Secondly, Cobra Club is a commentary of the meaning of privacy and the effects of surveillance.
In this game, surveillance is both local and global.
As Yang writes,
“Dicks pics are often composed in bathrooms because bathrooms afford two important things: a mirror, and guaranteed privacy. In Cobra Club, I attack this privacy in two ways:
First, every 5 minutes or so, your mother will knock on the door and ask if you're doing okay.

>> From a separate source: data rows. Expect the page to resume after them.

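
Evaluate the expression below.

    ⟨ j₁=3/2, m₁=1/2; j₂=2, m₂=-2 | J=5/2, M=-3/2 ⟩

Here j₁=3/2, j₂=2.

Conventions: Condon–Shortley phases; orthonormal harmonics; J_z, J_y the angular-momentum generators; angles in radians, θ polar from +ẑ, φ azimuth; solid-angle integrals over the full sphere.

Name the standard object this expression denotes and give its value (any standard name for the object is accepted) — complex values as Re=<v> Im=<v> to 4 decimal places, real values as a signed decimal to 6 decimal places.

Clebsch–Gordan coefficient, +√(16/35) ≈ +0.676123

This is a Clebsch–Gordan (vector-coupling) coefficient.
j₁+j₂−J=1  J+j₁−j₂=2  J−j₁+j₂=3  j₁+j₂+J+1=7
(j₁±m₁, j₂±m₂, J±M) = (2,1,0,4,1,4)
P² = 576/35
sum k=0..0:
  [0] +1/6 = 1/6
S = 1/6
C² = P²·S² = 16/35 ; C = +0.676123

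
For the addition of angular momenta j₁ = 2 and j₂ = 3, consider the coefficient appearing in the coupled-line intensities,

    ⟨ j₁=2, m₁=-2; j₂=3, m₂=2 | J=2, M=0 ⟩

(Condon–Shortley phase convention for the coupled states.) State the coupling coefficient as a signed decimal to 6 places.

-0.597614

√[5·3!1!3!/8! · 0!4!5!1!2!2!] = √(360/7)
  +(−1)^3/∏(3,0,1,2,0,1)! = -1/12  (running -1/12)
⟨..|..⟩ = √(360/7)·(-1/12) = -0.597614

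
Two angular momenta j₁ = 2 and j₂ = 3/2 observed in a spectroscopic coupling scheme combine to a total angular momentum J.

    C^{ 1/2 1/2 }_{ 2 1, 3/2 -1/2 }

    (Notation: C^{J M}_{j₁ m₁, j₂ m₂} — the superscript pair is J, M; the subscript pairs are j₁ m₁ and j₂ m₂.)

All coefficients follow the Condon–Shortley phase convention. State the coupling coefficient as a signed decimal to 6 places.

j₁+j₂−J=3  J+j₁−j₂=1  J−j₁+j₂=0  j₁+j₂+J+1=5
(j₁±m₁, j₂±m₂, J±M) = (3,1,1,2,1,0)
P² = 6/5
sum k=1..1:
  [1] −1/2 = -1/2
S = -1/2
C² = P²·S² = 3/10 ; C = -0.547723

−√(3/10) = -0.547723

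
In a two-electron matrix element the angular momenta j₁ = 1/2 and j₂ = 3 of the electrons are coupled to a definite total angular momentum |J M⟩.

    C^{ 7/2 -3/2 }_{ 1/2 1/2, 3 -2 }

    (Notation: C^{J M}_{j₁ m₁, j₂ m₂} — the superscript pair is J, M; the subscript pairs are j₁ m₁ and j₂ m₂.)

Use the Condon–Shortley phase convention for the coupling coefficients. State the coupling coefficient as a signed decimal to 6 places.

+√(2/7) ≈ +0.534522

j₁+j₂−J=0  J+j₁−j₂=1  J−j₁+j₂=6  j₁+j₂+J+1=8
(j₁±m₁, j₂±m₂, J±M) = (1,0,1,5,2,5)
P² = 28800/7
sum k=0..0:
  [0] +1/120 = 1/120
S = 1/120
C² = P²·S² = 2/7 ; C = +0.534522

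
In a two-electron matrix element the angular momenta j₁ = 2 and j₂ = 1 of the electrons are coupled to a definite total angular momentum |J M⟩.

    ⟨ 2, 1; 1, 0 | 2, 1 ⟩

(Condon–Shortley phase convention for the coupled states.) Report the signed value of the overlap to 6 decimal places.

+0.408248  (= +√(1/6))

j₁+j₂−J=1  J+j₁−j₂=3  J−j₁+j₂=1  j₁+j₂+J+1=6
(j₁±m₁, j₂±m₂, J±M) = (3,1,1,1,3,1)
P² = 3/2
sum k=0..1:
  [0] +1/2 = 1/2
  [1] −1/6 = -1/6
S = 1/3
C² = P²·S² = 1/6 ; C = +0.408248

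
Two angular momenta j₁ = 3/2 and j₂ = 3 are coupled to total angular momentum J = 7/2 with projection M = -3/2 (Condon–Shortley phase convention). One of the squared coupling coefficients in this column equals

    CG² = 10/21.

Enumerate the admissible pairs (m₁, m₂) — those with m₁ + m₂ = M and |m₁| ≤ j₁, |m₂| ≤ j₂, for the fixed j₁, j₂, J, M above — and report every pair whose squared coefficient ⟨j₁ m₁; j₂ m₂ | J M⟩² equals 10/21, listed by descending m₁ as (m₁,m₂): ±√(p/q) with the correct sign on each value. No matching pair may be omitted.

(-3/2,0): −√(10/21)

Admissible pairs with m₁+m₂ = M = -3/2: (-3/2,0), (-1/2,-1), (1/2,-2), (3/2,-3)
  (m₁,m₂)=(3/2,-3): CG² = 2/21, CG = +√(2/21)
  (m₁,m₂)=(1/2,-2): CG² = 3/7, CG = +√(3/7)
  (m₁,m₂)=(-1/2,-1): CG² = 0/1, CG = 0
  (m₁,m₂)=(-3/2,0): CG² = 10/21, CG = −√(10/21)   ← matches the target
Pairs with CG² = 10/21: (-3/2,0): −√(10/21)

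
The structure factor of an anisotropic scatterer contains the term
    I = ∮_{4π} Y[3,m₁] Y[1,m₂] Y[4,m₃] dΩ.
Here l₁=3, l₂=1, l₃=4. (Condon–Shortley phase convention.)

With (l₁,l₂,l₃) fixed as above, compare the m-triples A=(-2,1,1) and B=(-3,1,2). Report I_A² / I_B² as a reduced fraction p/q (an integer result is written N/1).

Shared (l₁,l₂,l₃)=(3,1,4): N and (l;000)² cancel in I_A²/I_B².
A: Δ = 0!·6!·2!/9! = 1/252; Racah Σ t=0..0: t=0:+1/240 = 1/240; ⇒ 3j(3 1 4; -2 1 1)² = 1/84, sgn -1
B: Δ = 0!·6!·2!/9! = 1/252; Racah Σ t=0..0: t=0:+1/1440 = 1/1440; ⇒ 3j(3 1 4; -3 1 2)² = 1/252, sgn +1
I_A²/I_B² = (1/84)/(1/252) = 3/1

3/1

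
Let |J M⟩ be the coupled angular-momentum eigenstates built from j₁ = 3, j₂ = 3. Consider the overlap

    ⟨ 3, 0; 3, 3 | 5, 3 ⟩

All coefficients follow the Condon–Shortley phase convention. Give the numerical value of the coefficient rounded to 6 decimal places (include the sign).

j₁+j₂−J=1  J+j₁−j₂=5  J−j₁+j₂=5  j₁+j₂+J+1=12
(j₁±m₁, j₂±m₂, J±M) = (3,3,6,0,8,2)
P² = 691200
sum k=1..1:
  [1] −1/1440 = -1/1440
S = -1/1440
C² = P²·S² = 1/3 ; C = -0.577350

-0.577350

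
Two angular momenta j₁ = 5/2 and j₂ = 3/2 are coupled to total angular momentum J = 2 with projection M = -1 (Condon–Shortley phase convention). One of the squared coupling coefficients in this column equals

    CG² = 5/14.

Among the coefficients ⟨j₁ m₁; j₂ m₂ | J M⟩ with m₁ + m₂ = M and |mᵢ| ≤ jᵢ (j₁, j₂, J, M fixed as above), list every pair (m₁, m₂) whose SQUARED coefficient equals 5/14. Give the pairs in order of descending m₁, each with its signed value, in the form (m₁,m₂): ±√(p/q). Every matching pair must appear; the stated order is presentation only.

Admissible pairs with m₁+m₂ = M = -1: (-5/2,3/2), (-3/2,1/2), (-1/2,-1/2), (1/2,-3/2)
  (m₁,m₂)=(1/2,-3/2): CG² = 9/28, CG = +√(9/28)
  (m₁,m₂)=(-1/2,-1/2): CG² = 25/84, CG = −√(25/84)
  (m₁,m₂)=(-3/2,1/2): CG² = 1/42, CG = +√(1/42)
  (m₁,m₂)=(-5/2,3/2): CG² = 5/14, CG = +√(5/14)   ← matches the target
Pairs with CG² = 5/14: (-5/2,3/2): +√(5/14)

(-5/2,3/2): +√(5/14)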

The fiction is that you're doing this in your mother's bathroom, with some "God Bless Our Home" needlepoint decorating the back wall. (I think it's kind of funny.) The Mom AI will leave you alone after about 20-25 minutes, but not after she hints that she knows what you're doing in there, because, well, a mother always knows.
Secondly, as the player takes more dick pics, and time elapses, the game secretly sends your dick pics to a server which posts it to a public tumblr.

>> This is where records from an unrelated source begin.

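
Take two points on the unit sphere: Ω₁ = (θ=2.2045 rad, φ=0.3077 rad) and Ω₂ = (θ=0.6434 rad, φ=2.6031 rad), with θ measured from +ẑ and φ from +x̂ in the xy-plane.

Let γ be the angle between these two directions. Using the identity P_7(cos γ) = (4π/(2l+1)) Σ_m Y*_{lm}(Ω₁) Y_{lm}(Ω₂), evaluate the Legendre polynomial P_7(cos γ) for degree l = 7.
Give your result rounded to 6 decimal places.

0.216714

Term-by-term m-sum for l=7 (normalisation 4π/15 = 0.837758):
  [-7]  conj(Y_{7,-7})(Ω₁) = (-0.060757, 0.092110) ; Y_{7,-7}(Ω₂) = (0.011318, 0.008215) ; Δ = (-0.001444, 0.000543)
  [-6]  conj(Y_{7,-6})(Ω₁) = (0.082499, -0.291943) ; Y_{7,-6}(Ω₂) = (-0.069504, -0.006228) ; Δ = (-0.007552, 0.019777)
  [-5]  conj(Y_{7,-5})(Ω₁) = (0.014326, 0.443420) ; Y_{7,-5}(Ω₂) = (0.188049, -0.090636) ; Δ = (0.042884, 0.082086)
  [-4]  conj(Y_{7,-4})(Ω₁) = (-0.095212, -0.269164) ; Y_{7,-4}(Ω₂) = (-0.222852, 0.337800) ; Δ = (0.112142, 0.027821)
  [-3]  conj(Y_{7,-3})(Ω₁) = (-0.089465, -0.118249) ; Y_{7,-3}(Ω₂) = (0.020639, -0.461615) ; Δ = (-0.056432, 0.038858)
  [-2]  conj(Y_{7,-2})(Ω₁) = (0.294186, 0.207986) ; Y_{7,-2}(Ω₂) = (0.067902, 0.126144) ; Δ = (-0.006260, 0.051233)
  [-1]  conj(Y_{7,-1})(Ω₁) = (-0.001355, -0.000431) ; Y_{7,-1}(Ω₂) = (0.292431, 0.174693) ; Δ = (-0.000321, -0.000363)
  [+0]  conj(Y_{7,0})(Ω₁) = (-0.353511, -0.000000) ; Y_{7,0}(Ω₂) = (-0.262088, 0.000000) ; Δ = (0.092651, 0.000000)
  [+1]  conj(Y_{7,1})(Ω₁) = (0.001355, -0.000431) ; Y_{7,1}(Ω₂) = (-0.292431, 0.174693) ; Δ = (-0.000321, 0.000363)
  [+2]  conj(Y_{7,2})(Ω₁) = (0.294186, -0.207986) ; Y_{7,2}(Ω₂) = (0.067902, -0.126144) ; Δ = (-0.006260, -0.051233)
  [+3]  conj(Y_{7,3})(Ω₁) = (0.089465, -0.118249) ; Y_{7,3}(Ω₂) = (-0.020639, -0.461615) ; Δ = (-0.056432, -0.038858)
  [+4]  conj(Y_{7,4})(Ω₁) = (-0.095212, 0.269164) ; Y_{7,4}(Ω₂) = (-0.222852, -0.337800) ; Δ = (0.112142, -0.027821)
  [+5]  conj(Y_{7,5})(Ω₁) = (-0.014326, 0.443420) ; Y_{7,5}(Ω₂) = (-0.188049, -0.090636) ; Δ = (0.042884, -0.082086)
  [+6]  conj(Y_{7,6})(Ω₁) = (0.082499, 0.291943) ; Y_{7,6}(Ω₂) = (-0.069504, 0.006228) ; Δ = (-0.007552, -0.019777)
  [+7]  conj(Y_{7,7})(Ω₁) = (0.060757, 0.092110) ; Y_{7,7}(Ω₂) = (-0.011318, 0.008215) ; Δ = (-0.001444, -0.000543)
Σ over m = (0.258683, -0.000000); ×(4π/15) → (0.216714, -0.000000). Real part: 0.216714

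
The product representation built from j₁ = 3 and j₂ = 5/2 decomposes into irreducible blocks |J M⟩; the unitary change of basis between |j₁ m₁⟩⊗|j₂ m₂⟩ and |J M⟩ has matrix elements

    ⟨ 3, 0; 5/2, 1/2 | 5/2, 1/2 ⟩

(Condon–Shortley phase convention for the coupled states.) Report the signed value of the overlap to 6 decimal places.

√[6·3!3!2!/9! · 3!3!3!2!3!2!] = √(216/35)
  +(−1)^1/∏(1,2,2,2,1,0)! = -1/8  (running -1/8)
  +(−1)^2/∏(2,1,1,1,2,1)! = 1/4  (running 1/8)
  +(−1)^3/∏(3,0,0,0,3,2)! = -1/72  (running 1/9)
⟨..|..⟩ = √(216/35)·(1/9) = +0.276026

+√(8/105) ≈ +0.276026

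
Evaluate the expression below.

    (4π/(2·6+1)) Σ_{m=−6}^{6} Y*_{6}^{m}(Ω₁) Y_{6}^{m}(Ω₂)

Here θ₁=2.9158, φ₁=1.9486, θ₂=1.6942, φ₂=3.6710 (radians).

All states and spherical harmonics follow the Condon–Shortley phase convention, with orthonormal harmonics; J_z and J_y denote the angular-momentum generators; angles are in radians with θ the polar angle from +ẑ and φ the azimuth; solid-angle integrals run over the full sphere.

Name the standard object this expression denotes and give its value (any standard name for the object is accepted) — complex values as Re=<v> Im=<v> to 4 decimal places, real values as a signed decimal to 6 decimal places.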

(This server acts as a "middleman" proxy to anonymize your image uploads, and keeps no logs of its own.) After about 15-25 minutes, the player will be bombarded with messages about a government spy database "COBRACLUBB". Tumblr posts contain a dick pic, a partial chat transcript, and a hashtag of a username to show them all their logged posts." (Robert Yang, 2015)
If mum was not enough, Big Brother is watching you.

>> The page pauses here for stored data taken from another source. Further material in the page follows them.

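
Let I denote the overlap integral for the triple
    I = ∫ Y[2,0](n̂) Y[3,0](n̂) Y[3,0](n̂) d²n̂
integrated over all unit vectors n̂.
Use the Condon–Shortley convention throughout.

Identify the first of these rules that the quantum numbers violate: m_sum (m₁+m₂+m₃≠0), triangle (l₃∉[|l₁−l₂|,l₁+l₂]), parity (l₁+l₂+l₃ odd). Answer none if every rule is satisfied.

m₁+m₂+m₃ = 0 + 0 + 0 = 0  ✓
triangle: |2−3|=1 ≤ l₃=3 ≤ 2+3=5  ✓
parity: l₁+l₂+l₃ = 8 is even  ✓

none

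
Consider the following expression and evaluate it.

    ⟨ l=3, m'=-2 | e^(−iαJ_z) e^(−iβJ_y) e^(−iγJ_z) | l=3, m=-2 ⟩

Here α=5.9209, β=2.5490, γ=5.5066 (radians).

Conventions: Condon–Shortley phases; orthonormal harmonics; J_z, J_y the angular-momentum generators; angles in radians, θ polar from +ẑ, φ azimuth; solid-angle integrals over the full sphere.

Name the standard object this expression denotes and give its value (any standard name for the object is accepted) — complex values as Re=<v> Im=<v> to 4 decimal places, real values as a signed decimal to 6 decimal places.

This is a Wigner D-matrix element — the rotation-matrix element ⟨l m'| R(α,β,γ) |l m⟩ in the angular-momentum basis.
D^3_{-2,-2}(5.9209,2.5490,5.5066) = e^{-i·-2·5.9209}·d^3_{-2,-2}(2.5490)·e^{-i·-2·5.5066}. Compute d first:
Half-angle: c=0.291980, s=0.956424. N=√(1·120·1·120)=120.000000
The bounds max(0,m−m')=0 and min(l+m,l−m')=1 give 2 terms
  k=0: (−1)^0·120.0000/(120)·0.2920^6·0.9564^0 = +0.000620
  k=1: (−1)^1·120.0000/(24)·0.2920^4·0.9564^2 = -0.033242
d^3_{-2,-2}(2.5490) = +0.000620 -0.033242 = -0.032622
Phases: e^{-i·(-2)·5.9209}=+0.748784-0.662814i, e^{-i·(-2)·5.5066}=+0.017625-0.999845i ⇒ D=+0.021189+0.024804i

Wigner D-matrix element, Re=0.0212 Im=0.0248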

Such design choice reflects an ongoing tension between the privacy and respect promised by Critique My Dick Pic and the holistic surveillance project highlighted by Oliver Lacan's Can They See My Dick website.
which shows how the NSA and other government agencies are after you and your dick pics, as Edward Snowden publicly told comedian John Oliver in 2015.
Last but not least, Cobra Club is a commentary on culture (and technology) as a whole.
In fact, before starting to play, the player is greeted with this screen:
This is an EULA (End User License Agreement) or, rather, a simulation of one.
Like all kinds of software, games require the user to basically sign a contract, which the user does, in the vast majority of cases without reading the fine print, or without reading anything for that matter.
By signing this contract, the player basically abdicates his rights and privacy.
This decision has repercussions within the gameplay itself, which may led the player to reflect upon the implications of constant surveillance.
As Yang writes,
“At the end of the game, the player is banned on vague and arbitrary grounds because the player legally consented to it by agreeing to the EULA at the beginning of the game. To play again, the player must clear all their account data and create a new account... and so the cycle continues.”
But there’s more.
Until a few months ago, Tumblr was one of the biggest archives of pornographic images on the web.
But in December of 2018, Tumblr officially banned and removed all adult content from the platform. This decision was a paradigm shift for the internet, which affected Cobra Club as well.
Three days after the draconian ban was enforced, Yang patched the game and moved his huge dick pic archive on Twitter. Such migration is probably temporary as the policies of private companies masquerading as social spaces can change on a whim. Besides, Twitter is not exactly known for its tolerant views on gender and sex.
In short, as Yang wrote in 2015, Cobra Club is more than a game: it is an “interface for politics”.
The implication is that in order to grasp our culture, we need to pay attention to games, because as Marshall McLuhan wrote in Understanding Media, “the games of a people reveal a great deal about them.”
And so, the final question is: What do games about dick pics say about us?